La cattura risale al 26 novembre. A mettere i militari sulle loro tracce è stato un cittadino di Lagosanto che, nel tardo pomeriggio, ha chiamato il 112 per segnalare che su una vettura erano salite alcune persone incappucciate che si aggiravano tra le case del centro. L’operatore della centrale operativa dei carabinieri di Comacchio ha subito inviato in zona le pattuglie della stazione di Lagosanto e del Radiomobile. Dopo qualche ricerca nella zona indicata, i militari hanno intercettato l’auto (una Audi A4 Station Wagon) con quattro soggetti a bordo che si stava già allontanando dal luogo del raid. Gli stessi, incuranti dell’intimazione di fermarsi da parte delle pattuglie, hanno continuato la loro folle corsa fino ad una via chiusa lungo strada per Lagosanto. L’inseguimento sembrava finito lì, ma il quartetto non aveva alcuna intenzione di farsi prendere.
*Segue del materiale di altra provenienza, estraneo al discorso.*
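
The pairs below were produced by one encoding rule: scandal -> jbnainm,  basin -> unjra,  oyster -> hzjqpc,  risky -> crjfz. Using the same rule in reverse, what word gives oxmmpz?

This is an affine cipher: with a=0,…,z=25, each position x becomes (7x+13) mod 26.
Decoding oxmmpz: o(14)→15·(14−13)≡15=p; x(23)→15·(23−13)≡20=u; m(12)→15·(12−13)≡11=l; m(12)→15·(12−13)≡11=l; p(15)→15·(15−13)≡4=e; z(25)→15·(25−13)≡24=y (all mod 26).

pulley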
Abbandonata l’auto, hanno tentato la fuga a piedi nei campi, ma sono stati finalmente raggiunti e bloccati dai carabinieri. Dopo avergli stretto le manette ai polsi, i militari hanno perquisito il mezzo: a bordo è stata trovata una valigia contente arnesi da scasso, accessori e cappucci per coprire i volti, nonché vari gioielli che sono successivamente risultati essere bottino del un furto in una abitazione che era stata commessa poco prima proprio nella zona di Lagosanto. Inizialmente accusati di tentato furto, la loro posizione si è aggravata nei giorni successivi con il prosieguo delle indagini che hanno visto l’imputazione trasformarsi in furto consumato.